Despite the stock market’s volatility on concerns over supply chain disruptions and rising inflation, we think it could be wise to invest in quality FAANG stocks because they are expected to generate steady returns over the long term. For instance, Meta Platforms (FB) and Netflix (NASDAQ:NFLX) should generate stable returns, dodging short-term market fluctuations. But which of these two stocks is a better buy now? Read more to find out. Meta Platforms, Inc. (FB) in Menlo Park, Calif., develops products that enable people to connect and share with friends and family through mobile devices, personal computers, virtual reality headsets, and in-home devices worldwide. It operates in two segments, Family of Apps and Facebook (NASDAQ:FB) Reality Labs. In comparison, Los Gatos, Calif.-based Netflix, Inc. (NFLX) provides entertainment services. It offers TV series, documentaries, and feature films across various genres and languages.

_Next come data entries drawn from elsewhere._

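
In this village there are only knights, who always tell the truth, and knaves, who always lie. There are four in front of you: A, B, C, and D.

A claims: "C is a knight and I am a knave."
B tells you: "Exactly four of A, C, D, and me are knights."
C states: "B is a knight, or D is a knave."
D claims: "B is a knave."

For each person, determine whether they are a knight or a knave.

A: knave, B: knave, C: knave, D: knight

Consider A. Suppose A is a knight.
Then A's own statement would have to be true, but it can't be — contradiction.
So A is a knave.
With that fixed, B's statement is false, so B is a knave.
With that fixed, D's statement is true, so D is a knight.
With that fixed, C's statement is false, so C is a knave.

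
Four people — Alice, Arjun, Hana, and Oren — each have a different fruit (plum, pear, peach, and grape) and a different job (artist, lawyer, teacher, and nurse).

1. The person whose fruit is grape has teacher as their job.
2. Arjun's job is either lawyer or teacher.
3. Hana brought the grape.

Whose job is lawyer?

Arjun

With clues 1–3, Alice, Hana, and Oren are impossible for the one with job lawyer.
That leaves Arjun.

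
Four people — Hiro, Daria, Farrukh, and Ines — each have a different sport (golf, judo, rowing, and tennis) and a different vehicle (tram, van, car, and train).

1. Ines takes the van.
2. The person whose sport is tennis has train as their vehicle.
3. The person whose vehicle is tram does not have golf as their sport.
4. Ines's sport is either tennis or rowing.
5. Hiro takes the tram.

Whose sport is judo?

Hiro

With clues 1–4, Ines is impossible for the one with sport judo.
With clues 1–5, Daria and Farrukh are impossible for the one with sport judo.
That leaves Hiro.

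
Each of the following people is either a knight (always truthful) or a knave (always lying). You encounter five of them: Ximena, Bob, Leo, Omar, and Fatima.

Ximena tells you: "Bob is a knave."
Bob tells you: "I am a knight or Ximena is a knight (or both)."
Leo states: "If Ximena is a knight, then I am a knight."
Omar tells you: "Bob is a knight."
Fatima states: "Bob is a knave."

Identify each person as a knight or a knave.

Consider Ximena. Suppose Ximena is a knight.
Then no assignment of the remaining roles makes every statement match its speaker's type — contradiction.
So Ximena is a knave.
With that fixed, Leo's statement is true, so Leo is a knight.
Consider Bob. Suppose Bob is a knave.
Then Ximena's statement comes out true, contradicting Ximena being a knave.
So Bob is a knight.
With that fixed, Omar's statement is true, so Omar is a knight.
With that fixed, Fatima's statement is false, so Fatima is a knave.

Ximena: knave, Bob: knight, Leo: knight, Omar: knight, Fatima: knave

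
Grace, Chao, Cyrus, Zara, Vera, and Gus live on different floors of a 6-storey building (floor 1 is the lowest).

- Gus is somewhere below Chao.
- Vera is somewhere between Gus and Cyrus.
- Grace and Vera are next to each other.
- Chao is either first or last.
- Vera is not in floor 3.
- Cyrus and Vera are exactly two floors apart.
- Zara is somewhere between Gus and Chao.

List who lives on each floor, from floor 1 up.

From clue 1: Chao is in {2,3,4,5,6}.
From clues 1–2: Vera is in {2,3,4,5}.
From clues 1–3: Grace is in {2,3,4,5}.
From clues 1–4: Chao → floor 6.
From clues 1–5: Grace → floor 3.
From clues 1–6: Cyrus is in {2,4}.
From clues 1–7: Gus → floor 1, Vera → floor 2, Cyrus → floor 4, Zara → floor 5.

Gus, Vera, Grace, Cyrus, Zara, Chao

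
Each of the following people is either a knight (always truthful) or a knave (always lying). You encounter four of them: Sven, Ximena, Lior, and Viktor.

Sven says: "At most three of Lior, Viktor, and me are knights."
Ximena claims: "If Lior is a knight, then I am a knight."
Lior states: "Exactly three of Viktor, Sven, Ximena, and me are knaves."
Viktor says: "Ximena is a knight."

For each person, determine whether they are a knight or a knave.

Sven: knight, Ximena: knight, Lior: knave, Viktor: knight

Regardless of anyone's role, Sven's statement is true, so Sven is a knight.
Consider Ximena. Suppose Ximena is a knave.
Then no assignment of the remaining roles makes every statement match its speaker's type — contradiction.
So Ximena is a knight.
With that fixed, Lior's statement is false, so Lior is a knave.
With that fixed, Viktor's statement is true, so Viktor is a knight.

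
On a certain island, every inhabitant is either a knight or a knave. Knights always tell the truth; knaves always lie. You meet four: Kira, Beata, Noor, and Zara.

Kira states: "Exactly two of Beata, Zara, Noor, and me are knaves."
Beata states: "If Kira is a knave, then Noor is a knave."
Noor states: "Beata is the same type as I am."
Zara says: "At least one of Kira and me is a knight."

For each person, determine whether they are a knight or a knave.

Consider Kira. Suppose Kira is a knight.
Then no assignment of the remaining roles makes every statement match its speaker's type — contradiction.
So Kira is a knave.
Consider Beata. Suppose Beata is a knave.
Then whichever role Noor has, Noor's statement has the wrong truth value — contradiction.
So Beata is a knight.
Consider Noor. Suppose Noor is a knight.
Then Beata's statement comes out false, contradicting Beata being a knight.
So Noor is a knave.
Consider Zara. Suppose Zara is a knight.
Then Kira's statement comes out true, contradicting Kira being a knave.
So Zara is a knave.

Kira: knave, Beata: knight, Noor: knave, Zara: knave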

The company offers members the ability to receive streaming content through a host of Internet-connected devices.
Even though global supply chain constraints, high inflation, and labor shortage could mar the technology industry’s growth in the near term, FAANG, which represents Meta (formerly known as Facebook), Amazon (NASDAQ:AMZN), Apple (NASDAQ:AAPL), Netflix, and Alphabet (NASDAQ:GOOGL) (GOOG) (formerly known as Google), is gaining attention after reporting strong third-quarter results. While the Federal Reserve doubled the rate at which it is tapering its asset purchases and expects three interest rate hikes next year, the benchmark interest rates remain unchanged for now and should act as a growth catalyst in the near term. Furthermore, increasing demand for advanced tech products and services amid the accelerating digital transformation should keep driving the technology industry's growth. According to GoRemotely, the U.S. tech industry is expected to reach a market value of $5 trillion by the end of 2021. Therefore, both FB and NFLX should benefit.
FB’s stock has gained 21.7% in price over the past year, while NFLX has returned 14.5%. Also, FB’s 24.3% gains over the past nine months are higher than NFLX’s 15.4% returns. And FB is the clear winner with 22.2% gains versus NFLX’s 10.6% returns in terms of year-to-date performance.